Winter workouts can increase your stamina, too. Because your heart doesn’t have to work as hard when you exercise in cold temperatures, your body perspires less and you end up using less energy. This makes your exercise sessions more efficient.
With those benefits in mind, here are three workouts to try this winter:
Skiing: Whether you are picking your favorite downhill runs or gliding through the woods on a groomed cross-country trail, skiing is a great way to enjoy the outdoors while getting a good workout. Calorie-burning charts show the average person can burn about 225 calories by hitting the downhill slopes for a half hour, compared to about 300 calories by cross-country skiing for the same amount of time. They both offer a good workout for muscles in your arms, legs and core.
Snowshoeing: Often seen as the tamer cousin of skiing, snowshoeing has been growing in popularity in recent years. In many ways, it’s an easier sport than skiing. It does not require fancy equipment. It’s a great way to exercise with friends or family. More resorts, county parks and local outfitters are now offering snowshoe rentals for people who want to try it for an hour or two. If you haven’t put on snowshoes before, start with a few short rental sessions to see if it’s something you like. If you do, you can always invest in a pair. Another bonus? Snowshoeing burns the same number of calories as cross-country skiing – about 300 in a half hour.

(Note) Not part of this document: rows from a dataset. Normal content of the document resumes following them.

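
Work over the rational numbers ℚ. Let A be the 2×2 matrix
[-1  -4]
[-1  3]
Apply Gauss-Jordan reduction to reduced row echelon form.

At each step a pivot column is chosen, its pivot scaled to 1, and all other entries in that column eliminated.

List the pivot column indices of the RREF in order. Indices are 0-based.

pivot(0,0)=-1: scale R0 → (1, 4)
  clear (1,0): R1 −= (-1)R0 → (0, 7)
pivot(1,1)=7: scale R1 → (0, 1)
  clear (0,1): R0 −= (4)R1 → (1, 0)

pivot columns: 0, 1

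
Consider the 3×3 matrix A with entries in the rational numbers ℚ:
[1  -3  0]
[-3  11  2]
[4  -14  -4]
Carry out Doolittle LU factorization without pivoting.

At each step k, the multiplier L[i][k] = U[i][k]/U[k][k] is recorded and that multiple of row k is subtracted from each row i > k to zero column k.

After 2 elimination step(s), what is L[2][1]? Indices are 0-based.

L[2][1] = -1

Step 1: pivot at (0,0) is 1.
  row1 ← row1 − (-3)·row0  ⇒  L[1][0]=-3, U row1=(0, 2, 2)
  row2 ← row2 − (4)·row0  ⇒  L[2][0]=4, U row2=(0, -2, -4)
Step 2: pivot at (1,1) is 2.
  row2 ← row2 − (-1)·row1  ⇒  L[2][1]=-1, U row2=(0, 0, -2)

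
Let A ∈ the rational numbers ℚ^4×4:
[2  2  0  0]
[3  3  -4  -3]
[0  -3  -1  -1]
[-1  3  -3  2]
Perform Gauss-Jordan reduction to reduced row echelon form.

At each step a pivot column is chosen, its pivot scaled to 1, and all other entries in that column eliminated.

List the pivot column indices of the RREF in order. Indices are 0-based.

pivot columns: 0, 1, 2, 3

[1] R0 /= 2  ⇒  (1, 1, 0, 0)
     R1 -= 3·R0  ⇒  (0, 0, -4, -3)
     R3 -= -1·R0  ⇒  (0, 4, -3, 2)
[2] R1 <-> R2
[2] R1 /= -3  ⇒  (0, 1, 1/3, 1/3)
     R0 -= 1·R1  ⇒  (1, 0, -1/3, -1/3)
     R3 -= 4·R1  ⇒  (0, 0, -13/3, 2/3)
[3] R2 /= -4  ⇒  (0, 0, 1, 3/4)
     R0 -= -1/3·R2  ⇒  (1, 0, 0, -1/12)
     R1 -= 1/3·R2  ⇒  (0, 1, 0, 1/12)
     R3 -= -13/3·R2  ⇒  (0, 0, 0, 47/12)
[4] R3 /= 47/12  ⇒  (0, 0, 0, 1)
     R0 -= -1/12·R3  ⇒  (1, 0, 0, 0)
     R1 -= 1/12·R3  ⇒  (0, 1, 0, 0)
     R2 -= 3/4·R3  ⇒  (0, 0, 1, 0)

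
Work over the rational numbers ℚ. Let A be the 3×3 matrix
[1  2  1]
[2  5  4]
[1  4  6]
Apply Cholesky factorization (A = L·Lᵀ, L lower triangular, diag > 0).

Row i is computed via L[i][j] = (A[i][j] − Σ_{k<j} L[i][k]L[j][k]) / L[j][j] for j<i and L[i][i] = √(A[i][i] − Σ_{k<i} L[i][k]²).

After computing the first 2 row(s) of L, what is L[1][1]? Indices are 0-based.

L[1][1] = 1

Step 1: L[0][0] = √(1) = 1.
  L[1][0] = (2) / L[0][0] = 2.
Step 2: L[1][1] = √(1) = 1.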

Hiking: Winter doesn’t mean you have to put your hiking boots on the shelf until spring thaw. Your favorite trails through the woods, by the beach or a local lake are still there. If there’s not too much snow, you should still be able to navigate the terrain, and the extra effort it takes to hike in the winter gets your heart rate up and your muscles working a little harder than in the warm weather. For safety’s sake, you may want to add a walking stick or cross-country ski poles for balance. Slip-on grips for the bottoms of your shoes or boots will also help you on the slick spots.
A few things to remember before you head outdoors for any cold-weather workout:
- Try some simple stretches to warm up your muscles first.
- Dress in layers that you can easily take off if you get too warm.
- Don’t forget sunscreen. Even in the winter, your skin can still be damaged by the sun.
- Keep your head and hands warm. Try a wool cap that covers your ears and thin glove liners that slip inside your regular gloves.